Code for FLAVR: A fast and efficient frame interpolation technique.

Apache License 2.0

455 stars 69 forks source link

Training issue #45

Closed issakh closed 6 months ago

issakh commented 2 years ago

Hi, I've been trying to train this network on an A100 GPU. However, as torch 1.5.0 doesn't support this GPU I am forced to use torch 1.9.0. The training is broken for torch versions>1.5.0 but cannot find the reason why. I have looked at the differences between the torch versions, however, nothing is clear as to why this happens. Basically, the model stays stuck at around 20dB for the duration of training. I previously tested this code on a 1080Ti with torch 1.5.0 and that worked fine. But due to memory constraints and training time, the A100 would be the better option. Do you have any idea why this occurs and any possible solutions?

Thanks

weiMytian commented 2 years ago

Hi, I've been trying to train this network on an A100 GPU. However, as torch 1.5.0 doesn't support this GPU I am forced to use torch 1.9.0. The training is broken for torch versions>1.5.0 but cannot find the reason why. I have looked at the differences between the torch versions, however, nothing is clear as to why this happens. Basically, the model stays stuck at around 20dB for the duration of training. I previously tested this code on a 1080Ti with torch 1.5.0 and that worked fine. But due to memory constraints and training time, the A100 would be the better option. Do you have any idea why this occurs and any possible solutions?
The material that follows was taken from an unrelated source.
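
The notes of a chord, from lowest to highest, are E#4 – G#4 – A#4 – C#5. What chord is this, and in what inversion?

Reducing to letter names: E#, G#, A#, C#. These stack in thirds as A#–C#–E#–G# — an A# minor seventh chord.
E# is the fifth of A# minor seventh; fifth in the bass means second inversion (figured bass 4/3).

A# minor seventh, second inversion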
Hi, I have the same problem as you. The test results are very good, but the PSNR is kept at about 17 during training. Has your problem been solved

issakh commented 2 years ago

Hi, I have not been able to find a solution to this. Tried writing the training code for this, but the same issues arose when adding the section for validation. Looked at the release logs to see the difference between torch 1.5.1 (the maximum version the flavr code works on) and 1.6.0 and none of the new additions or depreciations explain why the training no longer works on newer torch versions

tarun005 commented 2 years ago

@issakh Can you make sure that the versions of the PyTorch are the same as recommended? I did not face any such issues at my end.

issakh commented 2 years ago

Hi, so the problem is I can't have the recommended version because my GPU doesn't support the cuda version torch 1.5.0 requires That is the current problem I'm facing and the weird thing is I'm not sure what causes the code to break!